Jerry Baird should be compensated

Dear Editor,

The things I see, hear and read about daily surely lend credence to the statement: “If poor people live by the rules that were made for them, they will die”. In the Sunday Stabroek of March 6, there was a bold headline: ‘Former prisoner seeking compensation for leg lost while weeding cemetery’ along with a picture of the victim Jerry Baird standing on one leg with the aid of two crutches.  As the story is told, the brother was sentenced for three years for being in possession of narcotics; he was nearing the end of his sentence and was hired to work as part of the prison’s social programme directed to well-behaved inmates showing signs of leadership.  Thus is was while working at the Bourda Cemetery the blade of his weeding machine broke, injuring his right leg and resulting in its amputation.  This happened in December 2014.

With the aid of crutches the brother moves about and is justifiably pleading for compensation from the prison.  But the authorities are saying that they have given him money on three occasions, which according to Jerry Baird is somewhat misleading since that money was used for assisting with medical expenses:  “Nothing, nothing they ain’t doing fuh me,” he says.

Now no one has to be told about the severe setback, distress and disadvantage one suffers following the loss of a limb.  Just what and who are those officials?

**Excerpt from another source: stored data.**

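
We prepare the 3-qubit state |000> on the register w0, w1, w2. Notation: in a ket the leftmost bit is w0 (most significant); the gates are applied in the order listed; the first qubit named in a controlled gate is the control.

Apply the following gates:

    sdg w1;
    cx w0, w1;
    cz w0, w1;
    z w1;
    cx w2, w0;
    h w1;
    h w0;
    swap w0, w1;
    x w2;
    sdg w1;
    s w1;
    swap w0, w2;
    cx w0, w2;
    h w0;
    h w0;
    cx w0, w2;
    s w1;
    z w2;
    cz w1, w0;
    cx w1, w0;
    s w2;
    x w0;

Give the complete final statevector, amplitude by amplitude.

The resulting statevector has amplitude 1/2 on |000>, -I/2 on |001>, 0 on |010>, 0 on |011>, 0 on |100>, 0 on |101>, -I/2 on |110>, -1/2 on |111>.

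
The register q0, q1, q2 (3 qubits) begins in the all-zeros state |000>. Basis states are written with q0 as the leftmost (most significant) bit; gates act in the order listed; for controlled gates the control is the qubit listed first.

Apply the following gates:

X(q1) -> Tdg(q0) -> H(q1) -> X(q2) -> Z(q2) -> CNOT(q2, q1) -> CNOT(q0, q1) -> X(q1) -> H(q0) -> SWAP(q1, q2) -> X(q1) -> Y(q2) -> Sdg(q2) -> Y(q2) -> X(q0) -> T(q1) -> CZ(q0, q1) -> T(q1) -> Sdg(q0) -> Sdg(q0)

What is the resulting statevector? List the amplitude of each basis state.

The final amplitudes are I/2 on |000>, 1/2 on |001>, 0 on |010>, 0 on |011>, -I/2 on |100>, -1/2 on |101>, 0 on |110>, 0 on |111>.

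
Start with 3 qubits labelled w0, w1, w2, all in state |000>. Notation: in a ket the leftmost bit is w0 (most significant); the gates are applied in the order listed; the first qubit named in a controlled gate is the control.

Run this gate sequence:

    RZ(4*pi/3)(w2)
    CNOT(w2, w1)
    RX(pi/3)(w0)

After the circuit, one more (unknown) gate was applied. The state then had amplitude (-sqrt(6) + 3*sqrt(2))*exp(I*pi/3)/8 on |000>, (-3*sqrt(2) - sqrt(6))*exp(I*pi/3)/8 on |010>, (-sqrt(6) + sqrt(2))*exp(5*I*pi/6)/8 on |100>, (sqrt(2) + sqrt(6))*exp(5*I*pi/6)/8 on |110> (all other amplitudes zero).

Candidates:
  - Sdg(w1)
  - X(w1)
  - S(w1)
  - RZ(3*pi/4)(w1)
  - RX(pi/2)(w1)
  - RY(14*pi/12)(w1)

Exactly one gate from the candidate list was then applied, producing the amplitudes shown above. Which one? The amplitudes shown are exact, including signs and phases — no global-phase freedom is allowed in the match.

The applied gate was RY(14*pi/12)(w1).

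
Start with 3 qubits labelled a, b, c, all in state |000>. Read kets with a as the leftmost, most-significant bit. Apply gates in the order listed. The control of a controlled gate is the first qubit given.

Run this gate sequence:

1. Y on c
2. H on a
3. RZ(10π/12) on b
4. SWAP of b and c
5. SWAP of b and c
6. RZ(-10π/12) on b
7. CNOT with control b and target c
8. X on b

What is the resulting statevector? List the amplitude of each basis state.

The final amplitudes are sqrt(2)*I/2 on |011>, sqrt(2)*I/2 on |111>, and 0 on every other basis state. Key observation: steps 3-6 multiply out to the identity, so the circuit reduces to the remaining gates.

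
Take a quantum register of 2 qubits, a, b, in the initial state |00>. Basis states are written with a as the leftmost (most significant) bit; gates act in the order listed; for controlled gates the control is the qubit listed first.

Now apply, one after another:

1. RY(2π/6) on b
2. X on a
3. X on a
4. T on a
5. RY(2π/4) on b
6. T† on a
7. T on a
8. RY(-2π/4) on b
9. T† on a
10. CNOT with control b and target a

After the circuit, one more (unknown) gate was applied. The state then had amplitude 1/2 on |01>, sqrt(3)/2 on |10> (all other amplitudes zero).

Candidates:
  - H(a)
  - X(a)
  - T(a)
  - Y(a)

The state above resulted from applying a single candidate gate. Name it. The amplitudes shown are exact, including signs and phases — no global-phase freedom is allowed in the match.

It was X(a) that produced the state shown. Key observation: steps 4-9 multiply out to the identity, so the circuit reduces to the remaining gates.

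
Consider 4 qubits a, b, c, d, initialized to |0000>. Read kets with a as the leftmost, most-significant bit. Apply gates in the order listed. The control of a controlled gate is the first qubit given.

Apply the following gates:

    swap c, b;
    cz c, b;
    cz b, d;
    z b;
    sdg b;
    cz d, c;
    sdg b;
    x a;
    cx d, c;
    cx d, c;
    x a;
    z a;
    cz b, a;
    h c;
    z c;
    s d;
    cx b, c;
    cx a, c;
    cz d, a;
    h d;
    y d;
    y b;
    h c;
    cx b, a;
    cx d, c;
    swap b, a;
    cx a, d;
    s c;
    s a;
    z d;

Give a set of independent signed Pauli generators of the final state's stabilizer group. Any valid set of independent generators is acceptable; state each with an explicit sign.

One valid set of independent stabilizer generators is +IIXY, -ZIII, -IZII, +IIZZ (any independent generating set of the same group is equally correct). Key observation: gates 8-11 undo each other exactly, leaving only the rest of the circuit to track.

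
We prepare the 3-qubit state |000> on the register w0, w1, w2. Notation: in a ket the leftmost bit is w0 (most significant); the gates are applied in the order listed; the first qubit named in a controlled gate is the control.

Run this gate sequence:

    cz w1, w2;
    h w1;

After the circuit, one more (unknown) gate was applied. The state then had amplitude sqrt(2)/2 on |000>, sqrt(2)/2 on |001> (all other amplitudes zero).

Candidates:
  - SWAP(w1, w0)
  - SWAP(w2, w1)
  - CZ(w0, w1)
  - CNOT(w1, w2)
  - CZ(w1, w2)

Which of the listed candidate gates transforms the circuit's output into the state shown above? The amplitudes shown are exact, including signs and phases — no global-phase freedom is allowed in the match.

It was SWAP(w2, w1) that produced the state shown.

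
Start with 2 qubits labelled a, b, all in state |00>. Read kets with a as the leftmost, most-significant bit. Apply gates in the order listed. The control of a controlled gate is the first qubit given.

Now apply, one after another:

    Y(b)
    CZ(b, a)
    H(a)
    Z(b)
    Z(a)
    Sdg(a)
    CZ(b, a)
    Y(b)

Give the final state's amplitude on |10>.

The amplitude on |10> is sqrt(2)*I/2.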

This brother was in confinement, under their keep, hired by them, so why can’t they furnish him with a prosthetic leg? Is that asking too much? What’s the big deal, the brother is 28 years old with his whole life ahead of him?

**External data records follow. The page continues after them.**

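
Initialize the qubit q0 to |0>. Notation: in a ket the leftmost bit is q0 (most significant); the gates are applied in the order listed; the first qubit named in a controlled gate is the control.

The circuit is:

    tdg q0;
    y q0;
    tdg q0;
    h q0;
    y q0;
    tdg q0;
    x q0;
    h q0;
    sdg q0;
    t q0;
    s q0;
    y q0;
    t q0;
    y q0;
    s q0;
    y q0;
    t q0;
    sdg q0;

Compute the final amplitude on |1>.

|1> carries amplitude -1/2 - exp(I*pi/4)/2 in the final state.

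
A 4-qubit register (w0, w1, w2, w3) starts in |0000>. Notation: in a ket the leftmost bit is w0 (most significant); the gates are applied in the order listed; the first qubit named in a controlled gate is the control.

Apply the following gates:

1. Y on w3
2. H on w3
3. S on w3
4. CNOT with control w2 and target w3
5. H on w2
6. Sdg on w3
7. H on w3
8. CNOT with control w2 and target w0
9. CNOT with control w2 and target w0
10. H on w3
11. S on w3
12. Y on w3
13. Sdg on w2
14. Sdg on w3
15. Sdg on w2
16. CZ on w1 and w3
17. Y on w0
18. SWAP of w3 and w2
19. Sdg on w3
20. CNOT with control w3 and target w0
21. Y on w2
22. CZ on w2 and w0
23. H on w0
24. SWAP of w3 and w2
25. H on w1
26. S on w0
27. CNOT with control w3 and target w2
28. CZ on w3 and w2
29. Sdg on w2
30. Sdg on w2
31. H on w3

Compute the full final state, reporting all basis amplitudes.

The final amplitudes are sqrt(2)*(-1 + I)/8 on |0000>, sqrt(2)*(1 + I)/8 on |0001>, sqrt(2)*(1 - I)/8 on |0010>, sqrt(2)*(1 + I)/8 on |0011>, sqrt(2)*(-1 + I)/8 on |0100>, sqrt(2)*(1 + I)/8 on |0101>, sqrt(2)*(1 - I)/8 on |0110>, sqrt(2)*(1 + I)/8 on |0111>, sqrt(2)*(1 - I)/8 on |1000>, sqrt(2)*(1 + I)/8 on |1001>, sqrt(2)*(-1 + I)/8 on |1010>, sqrt(2)*(1 + I)/8 on |1011>, sqrt(2)*(1 - I)/8 on |1100>, sqrt(2)*(1 + I)/8 on |1101>, sqrt(2)*(-1 + I)/8 on |1110>, sqrt(2)*(1 + I)/8 on |1111>. Key observation: the block from step 6 through step 11 cancels to the identity and can be dropped.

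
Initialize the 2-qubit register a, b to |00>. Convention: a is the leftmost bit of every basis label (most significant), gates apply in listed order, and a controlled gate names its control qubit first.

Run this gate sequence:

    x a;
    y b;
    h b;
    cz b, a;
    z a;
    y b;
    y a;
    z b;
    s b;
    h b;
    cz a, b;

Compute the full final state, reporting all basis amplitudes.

The final amplitudes are -1/2 + I/2 on |00>, 1/2 + I/2 on |01>, 0 on |10>, 0 on |11>.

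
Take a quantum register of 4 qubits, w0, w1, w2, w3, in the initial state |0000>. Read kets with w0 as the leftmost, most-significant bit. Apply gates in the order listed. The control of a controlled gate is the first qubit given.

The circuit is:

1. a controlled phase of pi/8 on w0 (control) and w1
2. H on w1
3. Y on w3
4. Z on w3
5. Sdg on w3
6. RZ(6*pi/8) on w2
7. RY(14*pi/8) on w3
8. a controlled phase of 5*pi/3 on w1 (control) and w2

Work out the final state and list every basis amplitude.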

Editor, there is a very sad point to note here: Jerry Baird was hospitalised for three weeks and upon his discharge he was returned to prison, even though he was considered well behaved and had qualified for the social programme.  Then why return him to prison to complete a few months or weeks as if he constituted a threat while recuperating from an amputated leg? No wonder the prison is overcrowded.  The brother is not lying when he said they have dismissed him, and are not doing anything for him.  And this is my point:  no one cares a toss or sees the ordinary, poor, everyday folks, a pattern within the scheme of things that appears fixed.  And it never ceases to amaze me how many self-righteous, God-fearing folks remain so thunderously silent in the presence of glaring wrong and wanton advantage being taken of the less fortunate.  In our society the reality is that people like Jerry Baird will forever be invisible; the powers that be will always bow to the words of those in authority like themselves, because this is how the status quo is maintained.  I don’t think I will ever forget the words I saw on a May Day picket, quaint but incisive: “One day the poor will have nothing left to eat but the rich.”